Keegan’s mom and my grandmother started down the corridor with the others reluctantly following, including Keegan.

I waited until their footsteps faded, until their voices became threads tugging at the air.

Then I slipped away.

My sandals whispered against the flagstones as I moved quickly, keeping to shadows where the lantern light didn’t quite reach. I knew where I was going, even though I hadn’t spoken it aloud. I didn’t need to. My bones remembered. My blood did.

The place called to me in a way nothing else had since I’d arrived in Stonewick.

I should have gone with them. Should have stood tall in the banquet hall, gathered strength with the others, and smiled reassuringly to students who needed me to be a pillar. But some things can’t be shared. Some answers can’t be found in the open.

This place, what it held, what it protected, was too important to leave to chance. And too dangerous to trust to anyone else.

The corridor narrowed, the air cooling as I went deeper. I thought I heard the faint brush of fabric behind me, but when I glanced back, there was nothing. Only shadows stretching long and thin, curling like fingers.

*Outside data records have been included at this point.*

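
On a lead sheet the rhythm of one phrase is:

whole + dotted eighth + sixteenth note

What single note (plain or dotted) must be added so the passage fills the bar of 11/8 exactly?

The bar of 11/8 = 22 sixteenth notes.
Working in sixteenth notes: whole = 16; dotted eighth = 3; sixteenth note = 1.
Altogether 16 + 3 + 1 = 20.
Remaining: 22 − 20 = 2 sixteenth notes, which is a eighth note.

eighth note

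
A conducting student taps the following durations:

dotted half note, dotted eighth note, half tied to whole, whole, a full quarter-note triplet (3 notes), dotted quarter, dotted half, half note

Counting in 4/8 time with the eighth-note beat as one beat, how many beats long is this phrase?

44.5

One eighth-note beat = 2 sixteenth notes.
Working in sixteenth notes: dotted half note = 12; dotted eighth note = 3; half tied to whole (half + whole) = 24; whole = 16; a full quarter-note triplet (3 notes) (three triplet quarters span one half) = 8; dotted quarter = 6; dotted half = 12; half note = 8.
Total: 12 + 3 + 24 + 16 + 8 + 6 + 12 + 8 = 89.
89 ÷ 2 = 44.5 beats.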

My stomach twisted, but I pressed on.

Each step closer pulled tighter at the thread inside me, the one that had been tugging since the day I first crossed the Wards. Every instinct screamed this was where I needed to be. Not just to protect it, but to find the truth buried within it.

Because the fight with Malore wasn’t just about brute force. It wasn’t just about gathering allies or holding the line. It was about unravelling the lies that had bound us, stitching together what had been torn apart.

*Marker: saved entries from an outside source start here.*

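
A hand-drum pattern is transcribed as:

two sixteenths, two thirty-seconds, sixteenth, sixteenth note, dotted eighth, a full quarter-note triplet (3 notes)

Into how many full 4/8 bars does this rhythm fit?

One bar of 4/8 = 16 thirty-second notes.
In thirty-second notes: sixteenth = 2; sixteenth = 2; thirty-second = 1; thirty-second = 1; sixteenth = 2; sixteenth note = 2; dotted eighth = 6; a full quarter-note triplet (3 notes) (three triplet quarters span one half) = 16.
Adding: 2 + 2 + 1 + 1 + 2 + 2 + 6 + 16 = 32.
32 ÷ 16 = 2 complete bars with 0 left over.

2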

And this place held the needle and thread.

My breath caught as I finally reached the archway, its stones older than any part of the Academy I had walked before. Carved vines twined up the pillars, their leaves worn smooth by time. The spells pulsed faintly here. I rested my palm against the cool stone, my heart thudding in my chest.

This was it.

The place I had to protect. The place that might hold the answers we needed.

I drew in a steadying breath, the sound trembling in the stillness. Behind me, faintly, I thought I heard the distant murmur of voices rising from the banquet hall, the students being gathered, the instructors weaving calm through the storm.

But here, it was only me.

And the weight of what waited beyond.

I squared my shoulders, lifted my chin, and stepped forward.

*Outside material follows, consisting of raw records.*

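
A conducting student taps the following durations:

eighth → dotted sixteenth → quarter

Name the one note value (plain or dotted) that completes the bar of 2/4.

The bar of 2/4 = 16 thirty-second notes.
Express everything in thirty-second notes: eighth = 4; dotted sixteenth = 3; quarter = 8.
Altogether 4 + 3 + 8 = 15.
Remaining: 16 − 15 = 1 thirty-second note, which is a thirty-second note.

thirty-second note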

Because no matter what the shadows whispered, no matter how little time we had, I knew this:

The answers were here.

And I would find them.

The corridor narrowed as I went deeper, the lamps thinning to a spaced-out scatter of glow that made the stone look like it held swallowed stars. The stairs did their trick again.

Click, sigh, pivot.

They turned mid-step beneath my feet until up became over and the landing I thought I was aiming for slid away like a frisky cat.

I didn’t fight it. The Academy liked to pretend it was a maze, but once you let it choose for you, it stopped sulking.

I passed my bedroom door, familiar wood, the little scuff where a gargoyle’s talon had nicked it, and kept going. The air changed there, cooler, edged with metal and rain. Somewhere past the next bend, the walls breathed.

“All right,” I whispered, more to my thudding pulse than to anyone else. “I’m coming.”

Something bright fluttered at the corner of my vision. The key.